L’arrêt civil de la cour d’assises, statuant en appel, qui accorde à une partie civile des dommages et intérêts sans préciser qu’ils réparent un préjudice souffert depuis la décision de première instance encourt la cassation.

par Dorothée Goetzle 20 février 2020

Il s’agit d’un pourvoi formé, par le condamné, contre l’arrêt d’une cour d’assises qui, sur renvoi après cassation, pour incendie volontaire d’un immeuble d’habitation ayant entraîné la mort et des blessures, l’avait condamné à vingt-cinq ans de réclusion criminelle, avait fixé la période de sûreté à la moitié de la peine, et avait prononcé une mesure de confiscation. En outre, ce pourvoi concerne également l’arrêt par lequel la cour a prononcé sur les intérêts civils.
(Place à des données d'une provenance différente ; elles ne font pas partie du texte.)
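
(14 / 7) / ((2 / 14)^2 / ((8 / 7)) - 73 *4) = -112 / 16351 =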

Le premier moyen, qui se fonde notamment sur une violation de l’article 327 du code de procédure pénale, est relatif au contenu du procès-verbal des débats. En effet, le requérant reproche au président de la cour d’assises d’avoir évoqué un arrêt de cour d’assises qui avait été annulé par la Cour de cassation sans faire état de sa motivation. Il considère que selon l’article 327 du code de procédure pénale, le président de la cour d’assises statuant en appel aurait dû donner connaissance du sens de la décision rendue en premier ressort, de sa motivation et de la condamnation prononcée. La Cour de cassation n’a pas, lorsque la cour d’assises statue sur renvoi après cassation d’un précédent arrêt rendu par une cour d’assises statuant en appel, la même lecture que le requérant de l’article 327 du code de procédure pénale Dans un tel cas, les hauts magistrats considèrent en effet que la règle posée par l’article 327 du code de procédure pénale empêche le président de donner connaissance du sens de la décision annulée, de sa motivation et de la condamnation prononcée (Crim. 15 avr. 2015, n° 13-88.519). En l’espèce, le président pouvait donc sans méconnaître cette disposition se borner à rappeler l’existence de la décision annulée. En se prononçant ainsi, la Cour de cassation confirme l’interdiction de donner connaissance de la motivation de l’arrêt d’appel cassé, seule celle de l’arrêt de première instance devant faire l’objet de la communication prévue par l’article 327 du code de procédure pénale (V. Rép. pén,  Cour d’assises – le déroulement des débats de procès criminel, par M. Redon).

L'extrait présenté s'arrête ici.